Refrigerators, plastic bottles and a statue fished from Dubai Creek
Refrigerators, food packaging, thousands of plastic bottles and even a Buddha statue were amongst the items fished from the Creek. More than 100 tonnes of waste are dredged from Dubai Creek each month, new figures showed, amid warnings about the environmental effect of dumping rubbish.
Crews from Dubai Municipality dredge twice a day and last year lifted 1,619 tonnes of rubbish – the equivalent weight of about 300 adult elephants. Cruise ship crews, dhow operators and fishermen have been singled out as among the main littering culprits and have been warned that those caught face substantial fines.
"Throwing waste into Dubai Creek is polluting the water, obstructing the movement of vessels and taking up space at the marina," said Yaqoob Al Ali, Head of Hygiene, Dubai Municipality.

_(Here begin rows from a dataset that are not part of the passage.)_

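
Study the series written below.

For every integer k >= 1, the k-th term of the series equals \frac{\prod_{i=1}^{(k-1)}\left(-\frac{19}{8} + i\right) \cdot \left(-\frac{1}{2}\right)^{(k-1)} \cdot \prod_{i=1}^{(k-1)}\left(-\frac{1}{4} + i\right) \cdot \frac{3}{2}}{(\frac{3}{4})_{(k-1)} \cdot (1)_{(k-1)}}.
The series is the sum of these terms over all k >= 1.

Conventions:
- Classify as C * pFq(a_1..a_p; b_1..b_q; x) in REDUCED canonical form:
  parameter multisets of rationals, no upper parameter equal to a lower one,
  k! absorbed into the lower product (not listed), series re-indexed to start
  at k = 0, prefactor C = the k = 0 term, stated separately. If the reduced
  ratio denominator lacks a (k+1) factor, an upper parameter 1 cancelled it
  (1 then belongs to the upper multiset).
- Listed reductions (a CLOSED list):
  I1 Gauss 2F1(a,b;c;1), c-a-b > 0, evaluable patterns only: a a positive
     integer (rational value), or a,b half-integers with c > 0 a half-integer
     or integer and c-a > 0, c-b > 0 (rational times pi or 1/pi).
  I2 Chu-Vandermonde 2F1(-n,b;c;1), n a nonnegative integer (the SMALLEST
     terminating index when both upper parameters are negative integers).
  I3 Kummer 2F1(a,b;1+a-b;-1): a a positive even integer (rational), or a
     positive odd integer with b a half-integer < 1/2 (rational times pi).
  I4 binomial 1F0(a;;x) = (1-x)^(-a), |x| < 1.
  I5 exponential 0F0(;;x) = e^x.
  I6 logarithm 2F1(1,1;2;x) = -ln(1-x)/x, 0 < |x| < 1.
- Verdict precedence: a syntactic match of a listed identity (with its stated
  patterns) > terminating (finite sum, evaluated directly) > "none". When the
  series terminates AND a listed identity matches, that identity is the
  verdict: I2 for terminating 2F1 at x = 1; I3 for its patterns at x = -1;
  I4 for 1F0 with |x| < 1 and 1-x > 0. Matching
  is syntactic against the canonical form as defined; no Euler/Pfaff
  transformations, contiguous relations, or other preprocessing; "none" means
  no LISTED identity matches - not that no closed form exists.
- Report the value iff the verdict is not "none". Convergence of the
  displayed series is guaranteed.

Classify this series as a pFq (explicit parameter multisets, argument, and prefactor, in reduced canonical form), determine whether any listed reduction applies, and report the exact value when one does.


First insight: x = -\frac{1}{2} and (1)_k (prefactor 3/2) is k! itself.
Adjacent-term ratio: r(k) = -\frac{1}{2} * (k-\frac{11}{8}) / [(k+1)] - rational in k, leading ratio -\frac{1}{2}; with t_0 = \frac{3}{2}, classification follows.

At argument -\frac{1}{2}: a 1F0 with upper {-\frac{11}{8}}, lower {-}, scaled by C = \frac{3}{2}. Verdict (x = -\frac{1}{2}): binomial (I4) applies (the 1F0 binomial series: exponent 11/8, x = -\frac{1}{2}). Sum: \frac{3}{2} \cdot \left(\frac{3}{2}\right)^{\frac{11}{8}}.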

Two sunken dhows weighing a total 85 tonnes laden with cargo were also polluting the water but both were lifted out as part of a major operation last year. The majority of waste comes from tourist and trade ships. Restaurants have also been warned that all waste was to be properly collected, but crews appeared to ignore the warnings aimed at tackling those who ‘have a total disregard for laws and regulations’. The UAE Environment Week earlier this month addressed this topic to preserve the marine environment at a summit chaired by Lt Gen Dhahi Khalfan Tamim, Deputy Head of Dubai Police and Public Security.
Carrying and loading diesel fuel in the Creek was one of the topics discussed, as was creating private family beaches in Jumeirah. Lt Gen Tamim warned that black points and fines would be issued to those found flouting environment
laws. The maximum fine for dumping waste into the water is just Dh500. There were no announcements of new fines during the meeting of the Higher Committee for Maritime Affairs.